Post-operative intracranial bleeding occurring at a distance from the surgical site is a rare complication of both supra- and infra-tentorial craniotomies as well as spinal surgeries and is referred to as remote intracranial hemorrhage (RIH). The most common location is the cerebellum [1, 2]. Combination of intra- and extra-parenchymal hemorrhages in both supra- and infra-tentorial compartments is exceedingly rare as only a few cases have been reported [3, 4, 5, 6, 7, 8, 9]. We herein present two cases of RIH, which showed different imaging patterns and clinical signs and symptoms.
A 54-year-old male underwent a right pterional craniotomy for clipping of two unruptured aneurysms. A right cerebellar hemorrhage was noted on post-operative brain CT and confirmed on MRI (Figure 1).
Patient 1. (A, B) Axial and sagittal CT images show a right cerebellar hemorrhage (arrow) exhibiting multiple stripes referred to as the ‘zebra sign’. (C) Axial T2 gradient-echo and (D) axial T2 weighted-images confirm hemosiderin deposits in the right cerebellar hemisphere (arrowheads).
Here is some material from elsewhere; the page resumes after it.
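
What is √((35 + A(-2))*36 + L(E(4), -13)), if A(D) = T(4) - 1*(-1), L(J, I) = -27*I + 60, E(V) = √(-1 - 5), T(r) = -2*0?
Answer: √1707 ≈ 41.316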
A 60-year-old male underwent decompressive lumbar surgery. Post-operatively, an excessive volume of drainage fluid was collected by the catheter that had been left in place (Figure 2A, B, C), suggesting an undetected dural tear. The patient developed generalized seizures. Brain CT demonstrated hemorrhages in different intracranial compartments (Figure 2D, E, F), with no underlying vascular abnormality. Findings were confirmed on MRI (Figure 2G, H, I).
Patient 2. (A, B) Sagittal lumbar CT images show the L4-L5-S1 posterior arthrodesis (arrow) and implementation of L4-L5 disc prosthesis (*); (C) Axial CT image at the L5-S1 level shows a catheter at the site of the laminectomy (arrowhead). (D–F): Axial brain CT images show a tiny right cerebellar hematoma (D, *), diffuse subarachnoid hemorrhage (E, F, arrows), a left interhemispheric subdural hematoma (F, arrowhead) and a parasagittal left superior frontal intraparenchymal hematoma (F, *).
Both patients were treated conservatively. One month afterwards, they were in good clinical condition and brain imaging showed no residual hemorrhage.
Case 1 is a classic presentation of remote cerebellar hemorrhage complicating a supratentorial craniotomy. CT demonstrates a pathognomonic imaging pattern of alternating hyperdense and hypodense stripes following the cerebellar folia, referred to as the zebra-sign because of its resemblance to the animal’s black and white coat [10]. Patient 2 conversely associates subdural, subarachnoid, and parenchymal hemorrhages, which have been rarely observed simultaneously [3, 4, 5, 6, 7, 8, 9].
The exact incidence of RIH associated with spinal surgery is unknown because brain CT is not systematically performed post-operatively, but it seems low, varying from 0.08 to 0.4% [8, 9]. The pathophysiological mechanism underlying RIH is not yet fully elucidated but a massive loss of CSF during and/or after the procedure seems to be involved, leading to intracranial hypotension and tearing with subsequent rupture of bridging veins [6, 8, 11]. Indeed, dural tears are common, with a 1–17% incidence and may result in RIH in all brain compartments [7, 9]. The hypothesis of a venous etiology is supported by the frequently observed bilateral distribution of hemorrhage, in contrast to arterial bleeds which are typically unilateral [11].
RIH are typically self-limiting, and usually do not require any specific treatment. Thus, this benign entity needs not be misdiagnosed with other more severe etiologies, such as hypertensive hemorrhages or ruptured vascular malformations.
Physicians must be alert to the possible development of RIH post-operatively and aware of their benign course.
The authors have no competing interests to declare.